Buna karşın, imar planı bulunmayan ve turizm amacına ayrılmamış taşınmazların, bu anlamda önceden belirlenmiş bir amaç, kurulan denge ve uzun vadeli planlama olmaksızın kullanıma açılması, koruma amaç ve işlevini geçersiz kılacaktır.
Türkiye’de pek çok turizm bölgesinde, atıl, kötü, işlevsiz ve plansız tesis edilmiş turizm amaçlı yapı ve kullanım mevcuttur. Günümüz dünyasında, özellikle yabancı turistlerin bu çirkin, plansız, kötü turizm alanlarına yönelmediği, bundan sonra da yönelmesinin mümkün olmadığı açık ve tartışmasızdır. Bu çerçevede doğru uygulama ve politika, korunan/korunması gereken alanlara müdahale yerine mevcut, kötü yapı ve kullanımların, yeni bir planlama ile iyi uygulamalara dönüştürülmesi olmalıdır.
Uzun vadede, insan elinin değmediği, koruma altındaki alanların veya sınırlı kullanımının söz konusu olduğu tarihi ve kültürel koruma/gelişim bölgelerinin olduğu haliyle korunması üstün kamu yararının gereğidir. Bilimsel gerçek olduğu tartışmasız olan küresel ısınma ve iklim değişikliğinin olumsuz etkilerinin durdurulması bu tür karar ve uygulamalara bağlıdır.
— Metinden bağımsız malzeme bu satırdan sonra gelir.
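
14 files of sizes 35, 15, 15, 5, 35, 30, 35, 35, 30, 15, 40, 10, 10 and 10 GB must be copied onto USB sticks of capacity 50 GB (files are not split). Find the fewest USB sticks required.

Total = 40 + 35 + 35 + 35 + 35 + 30 + 30 + 15 + 15 + 15 + 10 + 10 + 10 + 5 = 320 GB.
Lower bound: ⌈320/50⌉ = 7 USB sticks.
A packing using 7 USB sticks:
  USB stick 1: 40 + 10 = 50
  USB stick 2: 35 + 15 = 50
  USB stick 3: 35 + 15 = 50
  USB stick 4: 35 + 15 = 50
  USB stick 5: 35 + 10 + 5 = 50
  USB stick 6: 30 + 10 = 40
  USB stick 7: 30 = 30
This matches the lower bound, so 7 is optimal.

7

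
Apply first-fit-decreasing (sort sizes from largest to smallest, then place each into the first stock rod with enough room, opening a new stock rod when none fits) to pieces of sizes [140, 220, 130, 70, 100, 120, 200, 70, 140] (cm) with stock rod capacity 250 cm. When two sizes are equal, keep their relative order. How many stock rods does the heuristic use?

Sorted descending: 220, 200, 140, 140, 130, 120, 100, 70, 70.
  220 → stock rod 1 (new)  [load 220/250]
  200 → stock rod 2 (new)  [load 200/250]
  140 → stock rod 3 (new)  [load 140/250]
  140 → stock rod 4 (new)  [load 140/250]
  130 → stock rod 5 (new)  [load 130/250]
  120 → stock rod 5  [load 250/250]
  100 → stock rod 3  [load 240/250]
  70 → stock rod 4  [load 210/250]
  70 → stock rod 6 (new)  [load 70/250]
6 stock rods opened.

6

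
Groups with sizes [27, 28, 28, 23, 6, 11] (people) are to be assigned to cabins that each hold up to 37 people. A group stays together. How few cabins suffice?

4

Total = 28 + 28 + 27 + 23 + 11 + 6 = 123 people.
Lower bound: ⌈123/37⌉ = 4 cabins.
A packing using 4 cabins:
  cabin 1: 28 + 6 = 34
  cabin 2: 28 = 28
  cabin 3: 27 = 27
  cabin 4: 23 + 11 = 34
This matches the lower bound, so 4 is optimal.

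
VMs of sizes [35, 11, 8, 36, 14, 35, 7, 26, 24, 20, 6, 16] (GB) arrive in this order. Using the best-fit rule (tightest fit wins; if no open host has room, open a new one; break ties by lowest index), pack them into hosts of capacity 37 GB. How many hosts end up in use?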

Bu nedenle, somut bir ihtiyaç ve gerekçe gösterilmeksizin, koruma alanları ile ormanlık alanlarda kullanımı arttırmaya yönelik olarak TBMM Genel Kurulu’nda kabul edilen “Turizmi Teşvik Kanunu’nda Değişiklik Yapılması Hakkında Kanun”un yukarıda belirtilen hükümleri ile ilgili olarak TBMM’ye sesleniyoruz:
Yapılan değişikliğin; topluma, geleceğimize ve ekonomiye zarar vereceğinden endişe ediyoruz. Yanlıştan en kısa sürede dönülmesini umut ediyoruz.